Skin Care Problems Faced by the Obese and Incontinent Patient
Obesity rate continues to rise in the US. According to recent reports by two public health groups, 16 states had an increase in adult obesity over the past year. Skin cleanliness is important for anyone who has loss of bladder or bowel control. A person who has these issues and is also obese needs to take extra care of their skin.
It is extremely important for the caregivers, of those who are incontinent and obese, to know how to care for the skin of those people. The high amount of sweat and perspiration in an obese person contributes to problems with the skin. It is likely for an obese patient to experience moisture-associated skin damage. Commonly diagnosed as interiginous dermatitis (intertrigo). Also known as fold dermatitis. This is when the skin in the folds of the body is irritated because of the moisture and friction in the folds. As moisture gathers and becomes trapped in the skin folds, bacteria, fungus and viruses can grow and lead to skin breakdown. The incontinent, obese patient is more likely to have such skin problems because of the likelihood of urine and perspiration trapped in skin folds. The heath care provider of an incontinent, obese person should be sure to check the folds of that patient’s skin regularly.

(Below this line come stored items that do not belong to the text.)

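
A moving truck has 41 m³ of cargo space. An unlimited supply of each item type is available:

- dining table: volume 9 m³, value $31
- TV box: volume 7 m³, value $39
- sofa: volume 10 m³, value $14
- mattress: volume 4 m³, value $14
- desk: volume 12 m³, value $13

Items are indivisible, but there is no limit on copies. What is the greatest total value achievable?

Best value-per-unit is TV box at 39/7; filling with it alone gives 5×39 = 195.
Optimal mix: 5×TV box + 1×mattress → volume 39, value 209.

$209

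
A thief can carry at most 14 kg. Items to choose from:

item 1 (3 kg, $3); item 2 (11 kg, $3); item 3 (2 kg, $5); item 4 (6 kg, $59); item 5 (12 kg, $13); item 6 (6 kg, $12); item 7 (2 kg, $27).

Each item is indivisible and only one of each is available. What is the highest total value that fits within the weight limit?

$98

Check high-value combinations within 14 kg:
- item 4+item 6+item 7: weight 6+6+2=14, value 59+12+27=98
- item 1+item 3+item 4+item 7: weight 3+2+6+2=13, value 3+5+59+27=94
- item 3+item 4+item 7: weight 2+6+2=10, value 5+59+27=91
- item 1+item 4+item 7: weight 3+6+2=11, value 3+59+27=89
Best: $98.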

Recognizing the warning signs of skin problems is a necessity. Itching, burning, pain, odor and redness are the first signs of a problem with the skin. If not treated the patient could experience swelling, erosion and crusting. Common areas of problem are the armpit, just below the breast, the back of the knee, the groin, the buttock folds and the upper thighs.

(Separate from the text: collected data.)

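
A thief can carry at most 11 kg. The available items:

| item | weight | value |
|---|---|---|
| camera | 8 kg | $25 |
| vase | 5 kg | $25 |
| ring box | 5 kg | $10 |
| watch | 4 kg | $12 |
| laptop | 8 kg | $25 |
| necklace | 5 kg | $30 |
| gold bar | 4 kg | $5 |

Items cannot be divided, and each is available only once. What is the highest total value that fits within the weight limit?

$55

This is a 0/1 knapsack; check combinations near the capacity.
- vase+necklace: weight 5+5=10, value 25+30=55
- watch+necklace: weight 4+5=9, value 12+30=42
- ring box+necklace: weight 5+5=10, value 10+30=40
- vase+watch: weight 5+4=9, value 25+12=37
Best: $55.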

There are many skin care products available to help manage and treat skin problems. A promising medical product to help with skin damage is the InterDry® Ag Textile (Coloplast, Minneapolis, MN). This is a knitted polyester textile infused with an antimicrobial silver complex (a substance that kills the growth of bacteria and fungi). This product helps keep skin dry by removing excess moisture and reduces skin rubbing with its soft, knitted texture. One sheet of this can be used for up to five days and usually replacement is not needed after those days. Be aware that this is not designed to be a wound dressing. It is only to be used to manage problems associated with fold dermatitis. Visit NAFC’s website for a listing of other skin care products available.
Stay away from old wives tale products that are assumed to remedy skin problems. Many think that talcum powder will solve all skin problems. What some do not realize is that talcum powder does not combat against fungus or bacteria, the common microorganisms causing the skin problems in incontinent patients.